Thursday, April 9, 2009
"It's the lie that gets you" - Oliver Stone's Nixon.
A man dies in full view of hundreds, the victim of a violent attack by a masked man. His death captured by an untold number of cameras in the area. Yet nothing happens. No charges are brought, no one is arrested, the police carry on as usual. The mainstream media is content to accept the police account and so spread the official version that makes no reference to the events leading to the death. Some go one better and embellish their accounts with lurid details that will win them brownie points with editors and chime in perfectly with the prejudices of their readership/ viewers.
However, the voices of those present start to be heard almost immediately on the internet, more more they speak out until some in the mainstream press picks up on it, at least the more honourable part of the press corp, yet still there is silence from nearly everyone else in the media. The UK channels either downplay the death or simply content themselves with replaying the police's report which seems to be more and more the product of a cover up than an initial, perhaps incomplete version of what happened.
Then videos come to light which definitively disprove the official version and eventually, unable to ignore the story anymore the major TV channels rush to air "exclusive footage" a week after they had originally received it. Like Captain Renault in Casablanca .
"Captain Renault: I'm shocked, shocked to find that gambling is going on in here!
[a croupier hands Renault a pile of money]
Croupier: Your winnings, sir.
Captain Renault: [sotto voce] Oh, thank you very much.

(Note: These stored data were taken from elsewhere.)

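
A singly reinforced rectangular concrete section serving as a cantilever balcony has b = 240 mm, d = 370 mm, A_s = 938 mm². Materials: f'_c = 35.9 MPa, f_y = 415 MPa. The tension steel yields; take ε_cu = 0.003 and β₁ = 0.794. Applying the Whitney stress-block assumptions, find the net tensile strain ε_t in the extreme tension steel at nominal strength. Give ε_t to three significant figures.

ε_t ≈ 0.0136

a = A_s f_y/(0.85 f'_c b) = 53.15 mm.
β₁ = 0.794, so c = a/β₁ = 53.15/0.794 = 66.94 mm.
From the linear strain diagram with ε_cu = 0.003: ε_t = 0.003 (d − c)/c = 0.003 × (370 − 66.94)/66.94 = 0.0136.
Since ε_t ≥ 0.005, the section is tension-controlled.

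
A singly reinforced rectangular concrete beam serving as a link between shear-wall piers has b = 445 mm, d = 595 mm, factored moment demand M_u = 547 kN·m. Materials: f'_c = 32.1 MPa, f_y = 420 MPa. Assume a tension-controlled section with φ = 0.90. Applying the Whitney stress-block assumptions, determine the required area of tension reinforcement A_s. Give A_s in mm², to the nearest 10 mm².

M_n = M_u/φ = 547/0.90 = 607.778 kN·m.
With M_n = 0.85 f'_c a b (d − a/2), solve the quadratic for a:
a = d − √(d² − 2M_n/(0.85 f'_c b)) = 595 − √(595² − 2 × 607.778×10⁶/(0.85 × 32.1 × 445)) = 91.10 mm.
A_s = 0.85 f'_c a b / f_y = 0.85 × 32.1 × 91.10 × 445 / 420 = 2633.6 mm².

A_s ≈ 2630 mm²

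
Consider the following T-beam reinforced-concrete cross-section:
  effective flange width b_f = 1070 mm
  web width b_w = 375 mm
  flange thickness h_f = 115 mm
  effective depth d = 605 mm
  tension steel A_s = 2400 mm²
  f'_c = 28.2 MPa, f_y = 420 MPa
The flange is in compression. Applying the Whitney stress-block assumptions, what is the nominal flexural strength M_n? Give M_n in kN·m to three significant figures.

M_n ≈ 590 kN·m

Tension: T = A_s f_y = 2400 × 420 = 1008000 N.
Try a within the flange: a = T/(0.85 f'_c b_f) = 1008000/(0.85 × 28.2 × 1070) = 39.30 mm.
Since a = 39.30 ≤ h_f = 115 mm, the stress block lies entirely in the flange; analyse as a rectangular beam of width b_f.
M_n = T(d − a/2) = 1008000 × (605 − 19.65) = 590.03 × 10⁶ N·mm.
M_n = 590.03 kN·m.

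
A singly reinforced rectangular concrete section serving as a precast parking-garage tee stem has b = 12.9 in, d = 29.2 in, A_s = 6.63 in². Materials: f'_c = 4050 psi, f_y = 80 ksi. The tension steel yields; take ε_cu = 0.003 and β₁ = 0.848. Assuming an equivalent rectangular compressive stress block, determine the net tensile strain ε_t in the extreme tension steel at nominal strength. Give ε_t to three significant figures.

ε_t ≈ 0.00322

a = A_s f_y/(0.85 f'_c b) = 11.944 in.
β₁ = 0.848, so c = a/β₁ = 11.944/0.848 = 14.085 in.
From the linear strain diagram with ε_cu = 0.003: ε_t = 0.003 (d − c)/c = 0.003 × (29.2 − 14.085)/14.085 = 0.00322.
ε_t < 0.004 — the section is over-reinforced for flexure under ACI limits.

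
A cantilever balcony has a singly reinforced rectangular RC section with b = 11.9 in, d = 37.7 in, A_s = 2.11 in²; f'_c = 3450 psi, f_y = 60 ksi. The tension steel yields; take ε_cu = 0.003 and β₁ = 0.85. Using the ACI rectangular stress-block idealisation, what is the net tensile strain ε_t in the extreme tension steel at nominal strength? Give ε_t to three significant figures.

a = A_s f_y/(0.85 f'_c b) = 3.628 in.
β₁ = 0.85, so c = a/β₁ = 3.628/0.85 = 4.268 in.
From the linear strain diagram with ε_cu = 0.003: ε_t = 0.003 (d − c)/c = 0.003 × (37.7 − 4.268)/4.268 = 0.0235.
Since ε_t ≥ 0.005, the section is tension-controlled.

ε_t ≈ 0.0235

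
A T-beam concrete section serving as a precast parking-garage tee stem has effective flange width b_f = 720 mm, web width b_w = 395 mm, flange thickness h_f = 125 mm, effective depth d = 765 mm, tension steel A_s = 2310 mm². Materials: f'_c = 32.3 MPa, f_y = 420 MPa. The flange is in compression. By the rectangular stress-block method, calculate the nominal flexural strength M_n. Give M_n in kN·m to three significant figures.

Tension: T = A_s f_y = 2310 × 420 = 970200 N.
Try a within the flange: a = T/(0.85 f'_c b_f) = 970200/(0.85 × 32.3 × 720) = 49.08 mm.
Since a = 49.08 ≤ h_f = 125 mm, the stress block lies entirely in the flange; analyse as a rectangular beam of width b_f.
M_n = T(d − a/2) = 970200 × (765 − 24.54) = 718.39 × 10⁶ N·mm.
M_n = 718.39 kN·m.

M_n ≈ 718 kN·m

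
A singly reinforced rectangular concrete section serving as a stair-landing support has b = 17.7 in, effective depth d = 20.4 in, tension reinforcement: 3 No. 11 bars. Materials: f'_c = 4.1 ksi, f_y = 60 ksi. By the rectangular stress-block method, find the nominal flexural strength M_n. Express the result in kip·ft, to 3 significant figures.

A_s = 3 × 1.56 = 4.68 in².
T = A_s f_y = 4.68 × 60 = 280.8 kips.
a = T/(0.85 f'_c b) = 280.8/(0.85 × 4.1 × 17.7) = 4.552 in.
M_n = T(d − a/2) = 280.8 × (20.4 − 2.276) = 5089.2 kip·in = 5089.2/12 = 424.10 kip·ft.

M_n ≈ 424 kip·ft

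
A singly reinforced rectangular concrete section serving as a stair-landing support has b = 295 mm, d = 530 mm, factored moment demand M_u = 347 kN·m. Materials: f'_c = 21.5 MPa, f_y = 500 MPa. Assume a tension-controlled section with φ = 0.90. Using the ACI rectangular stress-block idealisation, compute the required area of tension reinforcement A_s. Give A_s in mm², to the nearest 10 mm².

M_n = M_u/φ = 347/0.90 = 385.556 kN·m.
With M_n = 0.85 f'_c a b (d − a/2), solve the quadratic for a:
a = d − √(d² − 2M_n/(0.85 f'_c b)) = 530 − √(530² − 2 × 385.556×10⁶/(0.85 × 21.5 × 295)) = 158.70 mm.
A_s = 0.85 f'_c a b / f_y = 0.85 × 21.5 × 158.70 × 295 / 500 = 1711.1 mm².

A_s ≈ 1710 mm²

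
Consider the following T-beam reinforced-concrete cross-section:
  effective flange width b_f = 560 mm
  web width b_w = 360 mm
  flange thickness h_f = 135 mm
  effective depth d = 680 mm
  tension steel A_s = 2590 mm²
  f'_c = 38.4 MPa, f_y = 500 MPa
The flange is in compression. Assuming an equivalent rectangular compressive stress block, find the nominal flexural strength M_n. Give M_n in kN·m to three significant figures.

M_n ≈ 835 kN·m

Tension: T = A_s f_y = 2590 × 500 = 1295000 N.
Try a within the flange: a = T/(0.85 f'_c b_f) = 1295000/(0.85 × 38.4 × 560) = 70.85 mm.
Since a = 70.85 ≤ h_f = 135 mm, the stress block lies entirely in the flange; analyse as a rectangular beam of width b_f.
M_n = T(d − a/2) = 1295000 × (680 − 35.425) = 834.72 × 10⁶ N·mm.
M_n = 834.72 kN·m.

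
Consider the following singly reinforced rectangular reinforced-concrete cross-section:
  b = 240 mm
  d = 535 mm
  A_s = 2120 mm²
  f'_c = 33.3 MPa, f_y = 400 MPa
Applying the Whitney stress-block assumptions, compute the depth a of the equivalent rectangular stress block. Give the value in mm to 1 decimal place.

a ≈ 124.8 mm

T = A_s f_y = 2120 × 400 = 848000 N = 848 kN.
Setting C = 0.85 f'_c a b equal to T: a = 848000/(0.85 × 33.3 × 240) = 124.8 mm.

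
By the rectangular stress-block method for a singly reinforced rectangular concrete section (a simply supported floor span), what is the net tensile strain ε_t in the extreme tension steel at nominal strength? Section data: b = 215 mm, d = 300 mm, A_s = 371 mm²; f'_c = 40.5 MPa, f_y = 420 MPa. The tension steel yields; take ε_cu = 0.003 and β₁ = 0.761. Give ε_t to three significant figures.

ε_t ≈ 0.0295

a = A_s f_y/(0.85 f'_c b) = 21.05 mm.
β₁ = 0.761, so c = a/β₁ = 21.05/0.761 = 27.66 mm.
From the linear strain diagram with ε_cu = 0.003: ε_t = 0.003 (d − c)/c = 0.003 × (300 − 27.66)/27.66 = 0.0295.
Since ε_t ≥ 0.005, the section is tension-controlled.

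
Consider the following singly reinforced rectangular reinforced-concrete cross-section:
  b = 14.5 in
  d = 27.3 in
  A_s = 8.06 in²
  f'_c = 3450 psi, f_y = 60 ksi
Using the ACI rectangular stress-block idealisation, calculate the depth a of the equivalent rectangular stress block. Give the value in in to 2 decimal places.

a ≈ 11.37 in

T = A_s f_y = 8.06 × 60 = 483.6 kips.
a = T/(0.85 f'_c b) = 483.6/(0.85 × 3.45 × 14.5) = 11.37 in.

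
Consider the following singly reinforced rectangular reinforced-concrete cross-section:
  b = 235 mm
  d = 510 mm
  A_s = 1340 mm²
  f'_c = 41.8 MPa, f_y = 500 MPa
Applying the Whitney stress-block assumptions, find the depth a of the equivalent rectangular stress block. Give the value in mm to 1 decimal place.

T = A_s f_y = 1340 × 500 = 670000 N = 670 kN.
Setting C = 0.85 f'_c a b equal to T: a = 670000/(0.85 × 41.8 × 235) = 80.2 mm.

a ≈ 80.2 mm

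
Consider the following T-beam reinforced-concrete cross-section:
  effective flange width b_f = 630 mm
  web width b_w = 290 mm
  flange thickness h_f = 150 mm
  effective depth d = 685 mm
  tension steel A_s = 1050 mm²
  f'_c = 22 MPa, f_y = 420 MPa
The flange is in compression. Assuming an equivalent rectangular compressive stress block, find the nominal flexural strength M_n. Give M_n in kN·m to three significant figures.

Tension: T = A_s f_y = 1050 × 420 = 441000 N.
Try a within the flange: a = T/(0.85 f'_c b_f) = 441000/(0.85 × 22 × 630) = 37.43 mm.
Since a = 37.43 ≤ h_f = 150 mm, the stress block lies entirely in the flange; analyse as a rectangular beam of width b_f.
M_n = T(d − a/2) = 441000 × (685 − 18.715) = 293.83 × 10⁶ N·mm.
M_n = 293.83 kN·m.

M_n ≈ 294 kN·m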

An officer comes forward knowing full well that his colleagues cannot hide what has happened anymore. His superiors once more issue bland reassurances of justice being done, even whilst they scramble to make sure that no such beast will ever see the light of day.
Balaclava clad thugs beat and harass people for days on end and we wonder why somebody died? It was surely a matter of time with such tactics that some idiot with a badge and an attitude would choose the wrong target, cross an invisible line that separates intimidation from outright violence. Ian Tomlinson's death was not a "tragic accident" or the result of the actions of "an overzealous officer" but rather the inevitable consequence of giving armed men carte blanche in dealing with crowds.
The officer must be cursing his luck at this moment, "Why me? I mean we were all doing the same thing?" And he is right, up to a point. In the days leading up to Tomlinson's death there were any number of similar incidents which did not end in tragic death.
Hopefully, it will be the lie that gets them. Hopefully, it will be the culture of silence and "corporate solidarity" that seals their fate, at least in the eyes of the public. As far as the courts are concerned we all know what will happens when "inconclusive evidence" rears its ugly head.
Ian Tomlinson - Killed for being in the wrong place, killed for being just that little bit too slow, killed for trusting the police not to use violence without cause.